Optei mais tarde por propor uma carreira diferente para todos os que, à semelhança do Tiago, tinham um coeficiente de inteligência desproporcional ao emocional, pese embora com valor acrescentado para a empresa.

É simples cair na tentação do modelo “one size fits all”, mas o tempo vai passando e, embora cataloguemos as gerações, a realidade é que temos debaixo do mesmo tecto pessoas, não só com idades diferentes, como com formas de trabalhar, de pensar e de actuar também dispares.

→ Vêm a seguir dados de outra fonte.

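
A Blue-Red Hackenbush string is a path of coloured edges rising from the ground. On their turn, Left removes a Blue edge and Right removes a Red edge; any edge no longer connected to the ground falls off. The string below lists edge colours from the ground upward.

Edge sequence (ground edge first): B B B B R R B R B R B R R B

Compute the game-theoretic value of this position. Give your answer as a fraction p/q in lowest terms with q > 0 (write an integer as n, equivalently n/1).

v_1 [B]  L=[0]  R=[·]  => 1
v_2 [BB]  L=[0, 1]  R=[·]  => 2
v_3 [BBB]  L=[0, 1, 2]  R=[·]  => 3
v_4 [BBBB]  L=[0, 1, 2, 3]  R=[·]  => 4
v_5 [BBBBR]  L=[0, 1, 2, 3]  R=[4]  => 7/2
v_6 [BBBBRR]  L=[0, 1, 2, 3]  R=[7/2, 4]  => 13/4
v_7 [BBBBRRB]  L=[0, 1, 2, 3, 13/4]  R=[7/2, 4]  => 27/8
v_8 [BBBBRRBR]  L=[0, 1, 2, 3, 13/4]  R=[27/8, 7/2, 4]  => 53/16
v_9 [BBBBRRBRB]  L=[0, 1, 2, 3, 13/4, 53/16]  R=[27/8, 7/2, 4]  => 107/32
v_10 [BBBBRRBRBR]  L=[0, 1, 2, 3, 13/4, 53/16]  R=[107/32, 27/8, 7/2, 4]  => 213/64
v_11 [BBBBRRBRBRB]  L=[0, 1, 2, 3, 13/4, 53/16, 213/64]  R=[107/32, 27/8, 7/2, 4]  => 427/128
v_12 [BBBBRRBRBRBR]  L=[0, 1, 2, 3, 13/4, 53/16, 213/64]  R=[427/128, 107/32, 27/8, 7/2, 4]  => 853/256
v_13 [BBBBRRBRBRBRR]  L=[0, 1, 2, 3, 13/4, 53/16, 213/64]  R=[853/256, 427/128, 107/32, 27/8, 7/2, 4]  => 1705/512
v_14 [BBBBRRBRBRBRRB]  L=[0, 1, 2, 3, 13/4, 53/16, 213/64, 1705/512]  R=[853/256, 427/128, 107/32, 27/8, 7/2, 4]  => 3411/1024

3411/1024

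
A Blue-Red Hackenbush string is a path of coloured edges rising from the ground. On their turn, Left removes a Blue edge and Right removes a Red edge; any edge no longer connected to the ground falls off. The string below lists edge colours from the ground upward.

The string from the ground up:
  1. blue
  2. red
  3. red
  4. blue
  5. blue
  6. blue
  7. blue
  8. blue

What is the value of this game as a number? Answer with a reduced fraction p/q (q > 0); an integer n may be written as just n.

63/128

Build value(s[:k]) for k = 1..8, string s = blue red red blue blue blue blue blue.
1 of 8 · b · max L 0 · min R +∞ → 1
2 of 8 · br · max L 0 · min R 1 → 1/2
3 of 8 · brr · max L 0 · min R 1/2 → 1/4
4 of 8 · brrb · max L 1/4 · min R 1/2 → 3/8
5 of 8 · brrbb · max L 3/8 · min R 1/2 → 7/16
6 of 8 · brrbbb · max L 7/16 · min R 1/2 → 15/32
7 of 8 · brrbbbb · max L 15/32 · min R 1/2 → 31/64
8 of 8 · brrbbbbb · max L 31/64 · min R 1/2 → 63/128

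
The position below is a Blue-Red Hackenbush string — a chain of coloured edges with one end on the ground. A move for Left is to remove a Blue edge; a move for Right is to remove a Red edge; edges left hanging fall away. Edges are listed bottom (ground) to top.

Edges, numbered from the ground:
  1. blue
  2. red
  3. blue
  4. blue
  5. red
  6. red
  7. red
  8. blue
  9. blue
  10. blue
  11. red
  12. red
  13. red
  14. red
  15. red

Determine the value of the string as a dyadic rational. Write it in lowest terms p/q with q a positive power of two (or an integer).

12737/16384

Recurse on prefixes of the 15-edge string blue red blue blue red red red blue blue blue red red red red red:
step 1: add blue to get b; options L={ 0 } R={  } -> 1
step 2: add red to get br; options L={ 0 } R={ 1 } -> 1/2
step 3: add blue to get brb; options L={ 0; 1/2 } R={ 1 } -> 3/4
step 4: add blue to get brbb; options L={ 0; 1/2; 3/4 } R={ 1 } -> 7/8
step 5: add red to get brbbr; options L={ 0; 1/2; 3/4 } R={ 7/8; 1 } -> 13/16
step 6: add red to get brbbrr; options L={ 0; 1/2; 3/4 } R={ 13/16; 7/8; 1 } -> 25/32
step 7: add red to get brbbrrr; options L={ 0; 1/2; 3/4 } R={ 25/32; 13/16; 7/8; 1 } -> 49/64
step 8: add blue to get brbbrrrb; options L={ 0; 1/2; 3/4; 49/64 } R={ 25/32; 13/16; 7/8; 1 } -> 99/128
step 9: add blue to get brbbrrrbb; options L={ 0; 1/2; 3/4; 49/64; 99/128 } R={ 25/32; 13/16; 7/8; 1 } -> 199/256
step 10: add blue to get brbbrrrbbb; options L={ 0; 1/2; 3/4; 49/64; 99/128; 199/256 } R={ 25/32; 13/16; 7/8; 1 } -> 399/512
step 11: add red to get brbbrrrbbbr; options L={ 0; 1/2; 3/4; 49/64; 99/128; 199/256 } R={ 399/512; 25/32; 13/16; 7/8; 1 } -> 797/1024
step 12: add red to get brbbrrrbbbrr; options L={ 0; 1/2; 3/4; 49/64; 99/128; 199/256 } R={ 797/1024; 399/512; 25/32; 13/16; 7/8; 1 } -> 1593/2048
step 13: add red to get brbbrrrbbbrrr; options L={ 0; 1/2; 3/4; 49/64; 99/128; 199/256 } R={ 1593/2048; 797/1024; 399/512; 25/32; 13/16; 7/8; 1 } -> 3185/4096
step 14: add red to get brbbrrrbbbrrrr; options L={ 0; 1/2; 3/4; 49/64; 99/128; 199/256 } R={ 3185/4096; 1593/2048; 797/1024; 399/512; 25/32; 13/16; 7/8; 1 } -> 6369/8192
step 15: add red to get brbbrrrbbbrrrrr; options L={ 0; 1/2; 3/4; 49/64; 99/128; 199/256 } R={ 6369/8192; 3185/4096; 1593/2048; 797/1024; 399/512; 25/32; 13/16; 7/8; 1 } -> 12737/16384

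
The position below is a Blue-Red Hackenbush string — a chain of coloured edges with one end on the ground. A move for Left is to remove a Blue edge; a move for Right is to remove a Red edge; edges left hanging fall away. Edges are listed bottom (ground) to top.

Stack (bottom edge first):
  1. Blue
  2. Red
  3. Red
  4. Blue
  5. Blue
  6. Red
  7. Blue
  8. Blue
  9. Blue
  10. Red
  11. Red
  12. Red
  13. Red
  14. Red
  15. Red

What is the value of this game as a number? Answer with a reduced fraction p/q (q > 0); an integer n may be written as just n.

7041/16384

1 of 15 · B · max L 0 · min R +∞ => 1
2 of 15 · BR · max L 0 · min R 1 => 1/2
3 of 15 · BRR · max L 0 · min R 1/2 => 1/4
4 of 15 · BRRB · max L 1/4 · min R 1/2 => 3/8
5 of 15 · BRRBB · max L 3/8 · min R 1/2 => 7/16
6 of 15 · BRRBBR · max L 3/8 · min R 7/16 => 13/32
7 of 15 · BRRBBRB · max L 13/32 · min R 7/16 => 27/64
8 of 15 · BRRBBRBB · max L 27/64 · min R 7/16 => 55/128
9 of 15 · BRRBBRBBB · max L 55/128 · min R 7/16 => 111/256
10 of 15 · BRRBBRBBBR · max L 55/128 · min R 111/256 => 221/512
11 of 15 · BRRBBRBBBRR · max L 55/128 · min R 221/512 => 441/1024
12 of 15 · BRRBBRBBBRRR · max L 55/128 · min R 441/1024 => 881/2048
13 of 15 · BRRBBRBBBRRRR · max L 55/128 · min R 881/2048 => 1761/4096
14 of 15 · BRRBBRBBBRRRRR · max L 55/128 · min R 1761/4096 => 3521/8192
15 of 15 · BRRBBRBBBRRRRRR · max L 55/128 · min R 3521/8192 => 7041/16384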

Competências e objectivos por família funcional não servem a todos os negócios, acredito.

Fala-se de que o conceito de função começa a ficar ultrapassado, assim como o de carreira, como o conhecemos, o que terá impacto em todos os modelos de Gestão de Pessoas. Sou muito favorável a este futuro, com a pessoa no centro a dar o melhor de si com as competências que desenvolve, e a ser guiada no seu percurso profissional por esse barómetro.

 

O Tiago apareceu uns meses depois na minha sala, com uma carta de rescisão na mão. Pouco disse. Lembro-me apenas que referiu que “ia ganhar mais”. Consultei os números de recrutamento e, desde a última avaliação, havíamos perdido mais duas pessoas daquela área. Três com o Tiago. Compensou a excepção, não em termos de custo, mas de lição aprendida. Há mudanças que só podemos fazer quando estamos preparados.